- Hoandeddhoo Location in Maldives
- Coordinates: 00°26′45″N 73°00′15″E﻿ / ﻿0.44583°N 73.00417°E
- Country: Maldives
- Administrative atoll: Gaafu Dhaalu Atoll
- Distance to Malé: 416.19 km (258.61 mi)

Dimensions
- • Length: 1.800 km (1.118 mi)
- • Width: 1.000 km (0.621 mi)

Population (2014)
- • Total: 861 (including foreigners)
- Time zone: UTC+05:00 (MST)

= Hoandeddhoo =

Hoandedhdhoo (Dhivehi: ހޯނޑެއްދޫ) is one of the inhabited islands of Gaafu Dhaalu Atoll.

==Geography==
The island is 416.19 km south of the country's capital, Malé.

==Demography==

The island has a population of 1,275.

==Governance==
Hoandedhdhoo has an independent council which is responsible of managing the needs of the people of Hoandedhdhoo.

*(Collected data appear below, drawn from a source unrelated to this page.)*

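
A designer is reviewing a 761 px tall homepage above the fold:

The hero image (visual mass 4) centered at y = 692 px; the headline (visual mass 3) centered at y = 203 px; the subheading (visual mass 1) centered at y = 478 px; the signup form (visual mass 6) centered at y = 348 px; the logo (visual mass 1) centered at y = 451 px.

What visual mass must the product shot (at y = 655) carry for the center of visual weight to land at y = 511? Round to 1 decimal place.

w ≈ 8.8

Known weights sum to 4 + 3 + 1 + 6 + 1 = 15; their moment is 4·692 + 3·203 + 1·478 + 6·348 + 1·451 = 6394.
Balance at y = 511 requires (6394 + w·655) / (15 + w) = 511.
Solving: w = (511·15 − 6394) / (655 − 511) = 1271 / 144 ≈ 8.83.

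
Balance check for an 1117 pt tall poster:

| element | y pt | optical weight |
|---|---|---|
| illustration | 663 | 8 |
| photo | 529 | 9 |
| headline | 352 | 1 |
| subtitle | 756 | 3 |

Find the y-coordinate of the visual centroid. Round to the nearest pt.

y ≈ 604

Total weight = 8 + 9 + 1 + 3 = 21.
y: (8·663 + 9·529 + 1·352 + 3·756) / 21 = 12685 / 21 ≈ 604.05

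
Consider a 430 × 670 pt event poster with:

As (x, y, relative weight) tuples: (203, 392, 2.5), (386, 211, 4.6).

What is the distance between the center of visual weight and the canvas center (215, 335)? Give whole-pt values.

≈ 122 pt

Σw = 2.5 + 4.6 = 7.1.
x: (2.5·203 + 4.6·386) / 7.1 = 2283.1 / 7.1 ≈ 321.56
y: (2.5·392 + 4.6·211) / 7.1 = 1950.6 / 7.1 ≈ 274.73
Relative to (215, 335): Δ = (106.56, -60.27); |Δ| = √(106.56² + -60.27²) ≈ 122.43.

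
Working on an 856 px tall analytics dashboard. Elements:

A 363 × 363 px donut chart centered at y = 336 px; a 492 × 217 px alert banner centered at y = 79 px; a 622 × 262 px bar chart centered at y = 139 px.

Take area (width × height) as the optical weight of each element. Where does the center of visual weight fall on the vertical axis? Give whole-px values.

y ≈ 188

Areas: donut chart 363·363 = 131769, alert banner 492·217 = 106764, bar chart 622·262 = 162964. Total weight = 401497.
y-moment: 131769·336 + 106764·79 + 162964·139 = 75360736; centroid 75360736/401497 ≈ 187.70.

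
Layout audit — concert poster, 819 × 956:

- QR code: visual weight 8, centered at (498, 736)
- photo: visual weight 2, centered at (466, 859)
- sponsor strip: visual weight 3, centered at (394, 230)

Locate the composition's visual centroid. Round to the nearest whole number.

Σw = 8 + 2 + 3 = 13.
Σw·x = 8·498 + 2·466 + 3·394 = 6098, so x̄ = 6098/13 ≈ 469.08.
Σw·y = 8·736 + 2·859 + 3·230 = 8296, so ȳ = 8296/13 ≈ 638.15.

(469, 638)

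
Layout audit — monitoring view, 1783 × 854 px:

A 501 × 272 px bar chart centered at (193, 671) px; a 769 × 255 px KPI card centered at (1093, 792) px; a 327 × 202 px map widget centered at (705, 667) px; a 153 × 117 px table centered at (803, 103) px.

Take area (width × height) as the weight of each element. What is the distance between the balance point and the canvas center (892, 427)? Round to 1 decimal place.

≈ 322.9 px

Areas → weights: bar chart 501·272 = 136272, KPI card 769·255 = 196095, map widget 327·202 = 66054, table 153·117 = 17901; Σw = 416322.
x: (136272·193 + 196095·1093 + 66054·705 + 17901·803) / 416322 = 301574904 / 416322 ≈ 724.38
y: (136272·671 + 196095·792 + 66054·667 + 17901·103) / 416322 = 292647573 / 416322 ≈ 702.94
Offset from (892, 427): Δx ≈ -167.62, Δy ≈ 275.94; distance = √(Δx² + Δy²) ≈ 322.86.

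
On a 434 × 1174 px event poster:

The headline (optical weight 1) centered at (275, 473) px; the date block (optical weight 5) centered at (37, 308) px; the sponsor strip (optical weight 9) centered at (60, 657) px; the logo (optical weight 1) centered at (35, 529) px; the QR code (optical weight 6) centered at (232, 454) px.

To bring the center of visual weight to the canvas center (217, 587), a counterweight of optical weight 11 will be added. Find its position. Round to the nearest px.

(430, 745)

After adding the counterweight, total weight = 1 + 5 + 9 + 1 + 6 + 11 = 33.
Along x: (2427 + 11·x) / 33 = 217 (existing moment 1·275 + 5·37 + 9·60 + 1·35 + 6·232 = 2427) ⇒ x = (7161 − 2427) / 11 ≈ 430.36.
Along y: (11179 + 11·y) / 33 = 587 (existing moment 1·473 + 5·308 + 9·657 + 1·529 + 6·454 = 11179) ⇒ y = (19371 − 11179) / 11 ≈ 744.73.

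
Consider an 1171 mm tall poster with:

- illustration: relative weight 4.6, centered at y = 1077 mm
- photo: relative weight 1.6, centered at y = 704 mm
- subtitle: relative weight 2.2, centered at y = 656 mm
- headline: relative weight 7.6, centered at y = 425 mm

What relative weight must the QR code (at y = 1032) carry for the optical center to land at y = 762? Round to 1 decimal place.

Known weights sum to 4.6 + 1.6 + 2.2 + 7.6 = 16.0; their moment is 4.6·1077 + 1.6·704 + 2.2·656 + 7.6·425 = 10753.8.
Set Σw·y/Σw = 762: (10753.8 + 1032w) = 762·(16.0 + w).
Rearranging, w·(1032 − 762) = 762·16.0 − 10753.8 = 1438.2, so w ≈ 1438.2/270 = 5.33.

w ≈ 5.3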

The first elect councilors of Hoandedhdhoo council are Mohamed Ashraaf (President), Mohamed Ayaaz, Mohamed Shiraan, Hasma Hassan Manik (Vice President) and Mohamed Saeed. The second elect council (2014–2017) members are Mihamed Shiraan (President), Ahmed Mahudhee (Vice President), Hussain Fayaz, Hussain Firshan, Rifshan Ahmed Saeed.